1. **Exploratory Data Analysis (EDA)** 🔍:
Run the `data_analysis.ipynb` notebook to dive into the dataset, spot missing values, and explore how features connect to water potability.

2. **Data Preprocessing** 🛠️:
The `preprocessing.py` script handles missing values, detects outliers, and scales features. Feel free to tweak it if you need extra steps!

3. **Model Training** 🤖:
Use `train_models.py` to train several machine learning models, including KNN, Decision Trees, and Random Forests. You can adjust hyperparameters directly in the script.

4. **Model Evaluation** 📊:
After training, the script will show you how each model performs with metrics like accuracy, precision, recall, F1-score, and confusion matrix. Perfect for comparing results!

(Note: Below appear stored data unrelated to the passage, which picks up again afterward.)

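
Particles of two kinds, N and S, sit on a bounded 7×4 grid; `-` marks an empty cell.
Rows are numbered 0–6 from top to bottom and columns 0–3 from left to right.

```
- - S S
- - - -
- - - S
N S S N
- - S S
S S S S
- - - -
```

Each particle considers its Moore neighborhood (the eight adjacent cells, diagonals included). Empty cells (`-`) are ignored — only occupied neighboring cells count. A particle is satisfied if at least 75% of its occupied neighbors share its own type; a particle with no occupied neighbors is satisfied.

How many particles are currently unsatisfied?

Row 0: (0,2)S 1/1 ✓ · (0,3)S 1/1 ✓
Row 2: (2,3)S 1/2 ✗
Row 3: (3,0)N 0/1 ✗ · (3,1)S 2/3 ✗ · (3,2)S 4/5 ✓ · (3,3)N 0/4 ✗
Row 4: (4,2)S 6/7 ✓ · (4,3)S 4/5 ✓
Row 5: (5,0)S 1/1 ✓ · (5,1)S 3/3 ✓ · (5,2)S 4/4 ✓ · (5,3)S 3/3 ✓
Unsatisfied: (2,3), (3,0), (3,1), (3,3) — 4 in total.

4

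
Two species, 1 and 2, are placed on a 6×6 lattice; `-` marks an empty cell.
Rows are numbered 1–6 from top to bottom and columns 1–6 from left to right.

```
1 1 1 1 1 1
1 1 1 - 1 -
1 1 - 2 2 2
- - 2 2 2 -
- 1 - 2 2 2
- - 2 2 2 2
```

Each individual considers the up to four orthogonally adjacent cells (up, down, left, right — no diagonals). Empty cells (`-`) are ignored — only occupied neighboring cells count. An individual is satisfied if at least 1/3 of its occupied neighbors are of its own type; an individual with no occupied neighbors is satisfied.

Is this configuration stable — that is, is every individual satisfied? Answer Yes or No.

Yes

Row 1: (1,1)1 2/2 ok · (1,2)1 3/3 ok · (1,3)1 3/3 ok · (1,4)1 2/2 ok · (1,5)1 3/3 ok · (1,6)1 1/1 ok
Row 2: (2,1)1 3/3 ok · (2,2)1 4/4 ok · (2,3)1 2/2 ok · (2,5)1 1/2 ok
Row 3: (3,1)1 2/2 ok · (3,2)1 2/2 ok · (3,4)2 2/2 ok · (3,5)2 3/4 ok · (3,6)2 1/1 ok
Row 4: (4,3)2 1/1 ok · (4,4)2 4/4 ok · (4,5)2 3/3 ok
Row 5: (5,2)1 0/0 ok · (5,4)2 3/3 ok · (5,5)2 4/4 ok · (5,6)2 2/2 ok
Row 6: (6,3)2 1/1 ok · (6,4)2 3/3 ok · (6,5)2 3/3 ok · (6,6)2 2/2 ok
All meet the threshold, so the configuration is stable.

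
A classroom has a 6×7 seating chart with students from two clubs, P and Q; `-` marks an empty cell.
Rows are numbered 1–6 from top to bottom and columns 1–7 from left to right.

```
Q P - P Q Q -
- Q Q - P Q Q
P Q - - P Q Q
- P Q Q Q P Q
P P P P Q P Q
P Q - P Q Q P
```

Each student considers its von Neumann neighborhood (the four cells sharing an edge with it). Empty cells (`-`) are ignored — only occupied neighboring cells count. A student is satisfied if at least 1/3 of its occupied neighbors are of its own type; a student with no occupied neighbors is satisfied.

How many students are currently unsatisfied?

8

Row 1: (1,1)Q 0/1 unhappy · (1,2)P 0/2 unhappy · (1,4)P 0/1 unhappy · (1,5)Q 1/3 ok · (1,6)Q 2/2 ok
Row 2: (2,2)Q 2/3 ok · (2,3)Q 1/1 ok · (2,5)P 1/3 ok · (2,6)Q 3/4 ok · (2,7)Q 2/2 ok
Row 3: (3,1)P 0/1 unhappy · (3,2)Q 1/3 ok · (3,5)P 1/3 ok · (3,6)Q 2/4 ok · (3,7)Q 3/3 ok
Row 4: (4,2)P 1/3 ok · (4,3)Q 1/3 ok · (4,4)Q 2/3 ok · (4,5)Q 2/4 ok · (4,6)P 1/4 unhappy · (4,7)Q 2/3 ok
Row 5: (5,1)P 2/2 ok · (5,2)P 3/4 ok · (5,3)P 2/3 ok · (5,4)P 2/4 ok · (5,5)Q 2/4 ok · (5,6)P 1/4 unhappy · (5,7)Q 1/3 ok
Row 6: (6,1)P 1/2 ok · (6,2)Q 0/2 unhappy · (6,4)P 1/2 ok · (6,5)Q 2/3 ok · (6,6)Q 1/3 ok · (6,7)P 0/2 unhappy
Unsatisfied: (1,1), (1,2), (1,4), (3,1), (4,6), (5,6), (6,2), (6,7) — 8 in total.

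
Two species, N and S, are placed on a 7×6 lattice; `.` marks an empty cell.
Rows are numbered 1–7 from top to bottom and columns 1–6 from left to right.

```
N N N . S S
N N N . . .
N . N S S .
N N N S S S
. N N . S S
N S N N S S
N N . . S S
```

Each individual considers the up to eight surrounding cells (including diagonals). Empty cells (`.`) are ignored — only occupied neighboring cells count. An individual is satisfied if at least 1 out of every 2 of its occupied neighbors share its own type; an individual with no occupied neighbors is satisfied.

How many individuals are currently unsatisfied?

2

Row 1: (1,1)N 3/3 ok · (1,2)N 5/5 ok · (1,3)N 3/3 ok · (1,5)S 1/1 ok · (1,6)S 1/1 ok
Row 2: (2,1)N 4/4 ok · (2,2)N 7/7 ok · (2,3)N 4/5 ok
Row 3: (3,1)N 4/4 ok · (3,3)N 4/6 ok · (3,4)S 3/6 ok · (3,5)S 4/4 ok
Row 4: (4,1)N 3/3 ok · (4,2)N 6/6 ok · (4,3)N 4/6 ok · (4,4)S 4/7 ok · (4,5)S 6/6 ok · (4,6)S 4/4 ok
Row 5: (5,2)N 6/7 ok · (5,3)N 5/7 ok · (5,5)S 6/7 ok · (5,6)S 5/5 ok
Row 6: (6,1)N 3/4 ok · (6,2)S 0/6 unhappy · (6,3)N 4/5 ok · (6,4)N 2/5 unhappy · (6,5)S 5/6 ok · (6,6)S 5/5 ok
Row 7: (7,1)N 2/3 ok · (7,2)N 3/4 ok · (7,5)S 3/4 ok · (7,6)S 3/3 ok
Unsatisfied: (6,2), (6,4) — 2 in total.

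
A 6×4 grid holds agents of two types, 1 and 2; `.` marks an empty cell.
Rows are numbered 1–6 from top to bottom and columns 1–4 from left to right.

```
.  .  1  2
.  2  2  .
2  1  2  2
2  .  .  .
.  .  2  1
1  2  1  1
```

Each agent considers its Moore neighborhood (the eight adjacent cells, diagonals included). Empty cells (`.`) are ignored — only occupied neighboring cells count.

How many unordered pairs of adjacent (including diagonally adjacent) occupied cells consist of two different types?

Scan each occupied cell's neighbors to the right and below (and the two forward diagonals) so each pair is counted once.
From row 1: 3 unlike of 4 pairs (running 3/4).
From row 2: 2 unlike of 7 pairs (running 5/11).
From row 3: 3 unlike of 5 pairs (running 8/16).
From row 5: 3 unlike of 6 pairs (running 11/22).
From row 6: 2 unlike of 3 pairs (running 13/25).
Total adjacent occupied pairs: 25; unlike-type pairs: 13.

13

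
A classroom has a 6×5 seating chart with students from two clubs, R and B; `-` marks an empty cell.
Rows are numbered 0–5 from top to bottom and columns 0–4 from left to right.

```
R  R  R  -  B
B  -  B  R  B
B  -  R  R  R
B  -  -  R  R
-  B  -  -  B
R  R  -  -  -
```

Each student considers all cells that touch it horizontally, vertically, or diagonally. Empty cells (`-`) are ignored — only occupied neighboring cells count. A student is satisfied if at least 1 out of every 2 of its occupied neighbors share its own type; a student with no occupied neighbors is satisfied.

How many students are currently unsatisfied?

(0,0)R 1/2 ok
(0,1)R 2/4 ok
(0,2)R 2/3 ok
(0,4)B 1/2 ok
(1,0)B 1/3 unhappy
(1,2)B 0/5 unhappy
(1,3)R 4/7 ok
(1,4)B 1/4 unhappy
(2,0)B 2/2 ok
(2,2)R 3/4 ok
(2,3)R 5/7 ok
(2,4)R 4/5 ok
(3,0)B 2/2 ok
(3,3)R 4/5 ok
(3,4)R 3/4 ok
(4,1)B 1/3 unhappy
(4,4)B 0/2 unhappy
(5,0)R 1/2 ok
(5,1)R 1/2 ok
Unsatisfied: (1,0), (1,2), (1,4), (4,1), (4,4) — 5 in total.

5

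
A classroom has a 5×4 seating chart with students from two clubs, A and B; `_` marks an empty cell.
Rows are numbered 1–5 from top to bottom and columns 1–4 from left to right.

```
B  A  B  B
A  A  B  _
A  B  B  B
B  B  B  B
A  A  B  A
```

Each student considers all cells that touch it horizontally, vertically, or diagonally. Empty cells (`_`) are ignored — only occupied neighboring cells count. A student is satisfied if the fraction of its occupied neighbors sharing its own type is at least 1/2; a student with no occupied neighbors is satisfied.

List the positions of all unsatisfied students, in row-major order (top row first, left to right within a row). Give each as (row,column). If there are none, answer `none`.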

## **Technologies Used** 💻

- **Python**: Our main coding language.
- **Pandas**: For all your data manipulation needs.
- **NumPy**: For numerical operations.
- **Scikit-learn**: For machine learning magic.
- **Matplotlib & Seaborn**: For awesome data visualizations.
- **SMOTE**: To balance out the dataset.
- **GridSearchCV**: For fine-tuning hyperparameters and getting the best performance.

## **Results** 🌟

The star of the show is the KNN model with `n_neighbors = 23`, achieving:
- **Accuracy**: 79.5%
- **Precision**: 81.3%
- **Recall**: 76.9%
- **F1-Score**: 79.0%

## **Future Improvements** 🔧

- Experiment with more models like XGBoost or LightGBM.
- Implement feature selection to streamline the model.
- Further tune hyperparameters with RandomizedSearchCV.
- Deploy the model as an API to make real-time water potability predictions.